With the amount of general '**** with people to get a laugh' stuff going on, and the departure from the tribes series itself I kind of moved on. In my case I got into Dark Age of Camelot which I played a rediculous amount with Rayn, and then eventually a few other games and now I'm more of a ghost around here. I will say this though: I had a much bigger impact on the community that I'm generally given credit for, and I did a lot more for TW and the Tribes community in general than just ban people because they made me look at women getting enimas. It kind of saddens me that that's how I'm remembered (if I am at all) because of all the time and effort I put into making this place great, but I suppose there isn't much I can do about it. Re-reading all of that it looks a lot like we set out to start an empire and screw everybody who got in our way, but really that wasn't the case. Very shortly after we got our initial user base and TW started to take off, it kind of *became* the community, and efforts to better the site and the community became one and the same. To that end I don't really see the absorbing of other sites and whatnot as being sinister in any way, and I think everybody made out better in the long run for things having gone the way they went. One thing I can't overstate is that while Rayn was a public face of TW with many great ideas and programming talent - and was ultimately the king of the castle, and I sort of was the behind-the-scenes man that kept things updated and running, Imposter often gets left out as having an important role. We started as a news site primarilly, and without his tireless work getting the news up, sending out emails and trying to put our site on the map I'm positive we wouldn't have made it past the first stage. In many ways he was the TW publicist, and he did it very well.

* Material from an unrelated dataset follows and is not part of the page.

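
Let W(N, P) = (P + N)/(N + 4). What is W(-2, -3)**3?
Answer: -125/8 ≈ -15.625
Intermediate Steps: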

At some point along the way CRC facilitated the AYBABTU trend, we got a turkish DJ a plane trip to new york to be on letterman, and Rayn made sure about 300,000 people saw a man's gaping ass when they closed their eyes for bed every night for a week. Those are great stories to be sure, and every now and then I still check the hall of fame and have a good laugh at the legendary sandpaper thread for example, but to me the great Tribalwar saga will always revolve more around the game and the crafting of a website that's brought entertainment to thousands of people while they're bored at work.